As Pervasive's Allison maintains, the Pervasive.SQL SDK doesn't attempt to replace an enterprise developer's existing integrated development environment (IDE). "Our market is not to deliver an IDE; rather, our market is to play with all of the standard IDEs," Allison acknowledges. "We don't want to be in the IDE game, and we're not going to be able to compel people to change what their favorite IDE is, because they've grown their technical expertise around this IDE, and we don't want to."
Consequently, the Pervasive.SQL SDK offers support for most of the major IDEs available for the Win32, including Microsoft Visual Basic and Microsoft Visual C++; Borland Delphi, C++ Builder, JBuilder; and Symantec Visual Café. The SDK also supports C, C++, Java and Cobol programming languages.
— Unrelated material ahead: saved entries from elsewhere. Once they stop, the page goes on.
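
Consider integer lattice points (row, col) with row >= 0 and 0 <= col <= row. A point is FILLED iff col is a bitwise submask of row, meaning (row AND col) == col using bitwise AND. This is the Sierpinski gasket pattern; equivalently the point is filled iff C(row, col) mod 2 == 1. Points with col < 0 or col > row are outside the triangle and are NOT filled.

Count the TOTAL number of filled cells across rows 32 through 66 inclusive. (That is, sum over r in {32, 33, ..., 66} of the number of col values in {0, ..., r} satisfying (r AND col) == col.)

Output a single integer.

Answer: 496

Derivation:
r32=100000 pc1: +2 =2
r33=100001 pc2: +4 =6
r34=100010 pc2: +4 =10
r35=100011 pc3: +8 =18
r36=100100 pc2: +4 =22
r37=100101 pc3: +8 =30
r38=100110 pc3: +8 =38
r39=100111 pc4: +16 =54
r40=101000 pc2: +4 =58
r41=101001 pc3: +8 =66
r42=101010 pc3: +8 =74
r43=101011 pc4: +16 =90
r44=101100 pc3: +8 =98
r45=101101 pc4: +16 =114
r46=101110 pc4: +16 =130
r47=101111 pc5: +32 =162
r48=110000 pc2: +4 =166
r49=110001 pc3: +8 =174
r50=110010 pc3: +8 =182
r51=110011 pc4: +16 =198
r52=110100 pc3: +8 =206
r53=110101 pc4: +16 =222
r54=110110 pc4: +16 =238
r55=110111 pc5: +32 =270
r56=111000 pc3: +8 =278
r57=111001 pc4: +16 =294
r58=111010 pc4: +16 =310
r59=111011 pc5: +32 =342
r60=111100 pc4: +16 =358
r61=111101 pc5: +32 =390
r62=111110 pc5: +32 =422
r63=111111 pc6: +64 =486
r64=1000000 pc1: +2 =488
r65=1000001 pc2: +4 =492
r66=1000010 pc2: +4 =496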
Even though the Pervasive.SQL is designed to work with any number of development environments, Creative Software Design's Church says that it's the SDK's ability to interoperate with nearly any IDE that he finds most important. "I built my own [development] interface, which is something else that [the Pervasive.SQL SDK] lets you do," he explains. "If you want a specialty environment, you can build it yourself with very little problems. If you want to use one of the less popular languages that they don't already have interfaces built for, it works just as well for those, too."